The fundamental bedrock of human development is the formation of a capacity to trust, absorbed by children between birth and 18 months. Donald Trump has boasted of his total lack of trust: “People are too trusting. I’m a very untrusting guy.” (1990) “Hire the best people, and don’t trust them.” (2007) “The world is a vicious and brutal place. Even your friends are out to get you: they want your job, your money, your wife.” (2007)
His biographers have recorded his world view as saturated with a sense of danger and his need to project total toughness. As we know, his father trained him to be a “killer,” the only alternative to being a “loser.” He has never forgotten the primary lesson he learned from his father and at the military school to which he was sent to toughen him up still further. In Trump’s own words: “Man is the most vicious of all animals, and life is a series of battles ending in victory or defeat.”
To illustrate how Trump sees man as the most vicious of all animals, take a look at this compilation of him reading the poem “The Snake” at campaign rallies, including last week to celebrate his 100th day in office.

While he tends to use it as a way to talk about those “dangerous” immigrants and refugees coming into this country, it does a great job of capturing his view of human nature as described by Sheehy.
You might respond by saying, “That’s all fine and well for a psychological assessment, but what does it have to do with his presidency?” Jill Lawrence addressed that in an article titled, “Trump is a nightmare negotiating partner.”
The only constants with Trump are unpredictability and expediency. These are not, suffice it to say, the traditional cornerstones of getting to yes in politics. The real pillars are trust and discretion…
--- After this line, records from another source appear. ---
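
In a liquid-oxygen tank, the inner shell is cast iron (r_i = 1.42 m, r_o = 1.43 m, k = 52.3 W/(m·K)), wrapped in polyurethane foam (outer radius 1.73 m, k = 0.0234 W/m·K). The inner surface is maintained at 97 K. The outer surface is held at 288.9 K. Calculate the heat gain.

Q = 465 W

Resistance network (inner→outer):
  R_cast iron = (1/1.42 − 1/1.43)/(4πk) = 0.004925/(4π·52.3) = 7.493×10^-6 K/W
  R_polyurethane foam = (1/1.43 − 1/1.73)/(4πk) = 0.1213/(4π·0.0234) = 0.4124 K/W
ΣR = 7.493×10^-6 + 0.4124 = 0.4124 K/W
Q = ΔT/ΣR = (97 K − 288.9 K)/0.4124 = -465 W
(Negative Q ⇒ heat flows inward; heat gain = 465 W.)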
Fragmentation in Washington, between Republicans and Democrats but also among Republicans themselves, means we’re in for months of intensive negotiation to get anything done…
But no amount of talking will get anyone anywhere if members of Congress can’t trust Trump to stick to a position, forgo revenge and threats, and demonstrate convincingly that he’s interested in more than his own polling, branding and wealth.
While Lawrence hints at a possible Trump pivot in that last paragraph, his approach to the world in general and negotiations in particular are too deeply embedded to assume that he will change. We just witnessed that once again when he talked a lot of nonsense about the Republican health care bill during his interview with Face the Nation.
It is very likely that Republican leadership in Congress is catching on to this pattern with Trump due to the fact that the administration was left out of negotiations on the spending bill to keep the government funded through September, which basically eliminated all of Trump’s pet projects. They know that they can’t count on Trump for consistency or discretion.
Meanwhile, Trump himself is still of a mind to blame Democrats.
There are several problems with those tweets. First of all, as we saw with the short-term funding bill that passed last Friday, the problem isn’t just in the Senate. The Republicans couldn’t round up enough votes in the House to pass it without Democratic support. Secondly, we now have the President of the United States suggesting that our country “needs” a good shutdown this fall. That tweet certainly won’t help Republicans blame Democrats come September if there is, in fact, a government shutdown.
All of that is exactly why we’re likely to watch congressional Republicans go about their not-so-merry business and try as best as they can to ignore the idiot in the White House. In a bizarre way, that is exactly the kind of arrangement Grover Norquist described for Republicans in 2012.
All we have to do is replace Obama. … We are not auditioning for fearless leader. We don’t need a president to tell us in what direction to go. We know what direction to go…We just need a president to sign this stuff.
The requirement for president?
Pick a Republican with enough working digits to handle a pen to become president of the United States.
Given the GOP divisions in Congress, I’m not sure there is going to be a lot of stuff for the president to sign. But that’s a whole other story. For now, interestingly enough, congressional Republicans might be relegating Trump’s significance to his “small hands.”